Associated Press
Oct. 5, 2004 05:20 PM
LOS ANGELES - Rodney Dangerfield, the bug-eyed comic whose self-deprecating one-liners brought him stardom in clubs, television and movies and made his lament "I don't get no respect" a catchphrase, died Tuesday. He was 82.
Dangerfield, who fell into a coma after undergoing heart surgery, died at 1:20 p.m., said publicist Kevin Sasaki. Dangerfield had a heart valve replaced Aug. 25 at the University of California, Los Angeles, Medical Center.

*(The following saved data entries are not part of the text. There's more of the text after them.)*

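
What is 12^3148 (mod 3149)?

2179

12^1 ≡ 12 (mod 3149)
12^2 ≡ 12^2 = 144 ≡ 144 (mod 3149)
12^4 ≡ 144^2 = 20736 ≡ 1842 (mod 3149)
12^8 ≡ 1842^2 = 3392964 ≡ 1491 (mod 3149)
12^16 ≡ 1491^2 = 2223081 ≡ 3036 (mod 3149)
12^32 ≡ 3036^2 = 9217296 ≡ 173 (mod 3149)
12^64 ≡ 173^2 = 29929 ≡ 1588 (mod 3149)
12^128 ≡ 1588^2 = 2521744 ≡ 2544 (mod 3149)
12^256 ≡ 2544^2 = 6471936 ≡ 741 (mod 3149)
12^512 ≡ 741^2 = 549081 ≡ 1155 (mod 3149)
12^1024 ≡ 1155^2 = 1334025 ≡ 1998 (mod 3149)
12^2048 ≡ 1998^2 = 3992004 ≡ 2221 (mod 3149)
3148 = 2048 + 1024 + 64 + 8 + 4 in binary powers of 2.
So 12^3148 ≡ 2221 · 1998 · 1588 · 1491 · 1842 ≡ 2179 (mod 3149).
Since 2179 ≠ 1, base 12 is a Fermat witness: 3149 is composite.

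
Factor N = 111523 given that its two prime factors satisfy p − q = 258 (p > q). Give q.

Since p = q + 258, we have 111523 = q(q + 258), so q² + 258q − 111523 = 0.
Discriminant: 258² + 4·111523 = 66564 + 446092 = 512656; √512656 = 716.
q = (−258 + 716)/2 = 229, and p = q + 258 = 487.
Check: 229 · 487 = 111523.

229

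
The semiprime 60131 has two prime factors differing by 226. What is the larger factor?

383

Since p = q + 226, we have 60131 = q(q + 226), so q² + 226q − 60131 = 0.
Discriminant: 226² + 4·60131 = 51076 + 240524 = 291600; √291600 = 540.
q = (−226 + 540)/2 = 157, and p = q + 226 = 383.
Check: 157 · 383 = 60131.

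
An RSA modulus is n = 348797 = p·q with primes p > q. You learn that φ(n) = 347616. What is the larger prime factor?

613

φ(n) = (p−1)(q−1) = n − (p+q) + 1, so p + q = 348797 − 347616 + 1 = 1182.
p and q are the roots of t² − 1182t + 348797 = 0.
Discriminant: 1182² − 4·348797 = 1397124 − 1395188 = 1936; √1936 = 44.
q = (1182 − 44)/2 = 569, p = (1182 + 44)/2 = 613.
Check: 569 · 613 = 348797.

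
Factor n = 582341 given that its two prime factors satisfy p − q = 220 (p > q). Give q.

661

Since p = q + 220, we have 582341 = q(q + 220), so q² + 220q − 582341 = 0.
Discriminant: 220² + 4·582341 = 48400 + 2329364 = 2377764; √2377764 = 1542.
q = (−220 + 1542)/2 = 661, and p = q + 220 = 881.
Check: 661 · 881 = 582341.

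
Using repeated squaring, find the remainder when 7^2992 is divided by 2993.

7^1 ≡ 7 (mod 2993)
7^2 ≡ 7^2 = 49 ≡ 49 (mod 2993)
7^4 ≡ 49^2 = 2401 ≡ 2401 (mod 2993)
7^8 ≡ 2401^2 = 5764801 ≡ 283 (mod 2993)
7^16 ≡ 283^2 = 80089 ≡ 2271 (mod 2993)
7^32 ≡ 2271^2 = 5157441 ≡ 502 (mod 2993)
7^64 ≡ 502^2 = 252004 ≡ 592 (mod 2993)
7^128 ≡ 592^2 = 350464 ≡ 283 (mod 2993)
7^256 ≡ 283^2 = 80089 ≡ 2271 (mod 2993)
7^512 ≡ 2271^2 = 5157441 ≡ 502 (mod 2993)
7^1024 ≡ 502^2 = 252004 ≡ 592 (mod 2993)
7^2048 ≡ 592^2 = 350464 ≡ 283 (mod 2993)
2992 = 2048 + 512 + 256 + 128 + 32 + 16 in binary powers of 2.
So 7^2992 ≡ 283 · 502 · 2271 · 283 · 502 · 2271 ≡ 1322 (mod 2993).
Since 1322 ≠ 1, base 7 is a Fermat witness: 2993 is composite.

1322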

Sasaki said in a statement that Dangerfield suffered a small stroke after the operation and developed infectious and abdominal complications. But in the past week he had emerged from the coma, the publicist said. advertisement
Clad in a black suit, red tie and white shirt with collar that seemed too tight, Dangerfield convulsed audiences with lines such as: "When I was born, I was so ugly that the doctor slapped my mother," "When I started in show business, I played one club that was so far out my act was reviewed in Field and Stream," and "Every time I get in an elevator, the operator says the same thing to me: 'Basement?' "
In a 1986 interview, he explained the origin of his "respect" trademark:
"I had this joke: 'I played hide and seek; they wouldn't even look for me.' To make it work better, you look for something to put in front of it: I was so poor, I was so dumb, so this, so that. I thought, 'Now what fits that joke?' Well, 'No one liked me' was all right. But then I thought, a more profound thing would be, 'I get no respect.' "
Dangerfield is survived by his wife, Joan, and two children from a previous marriage.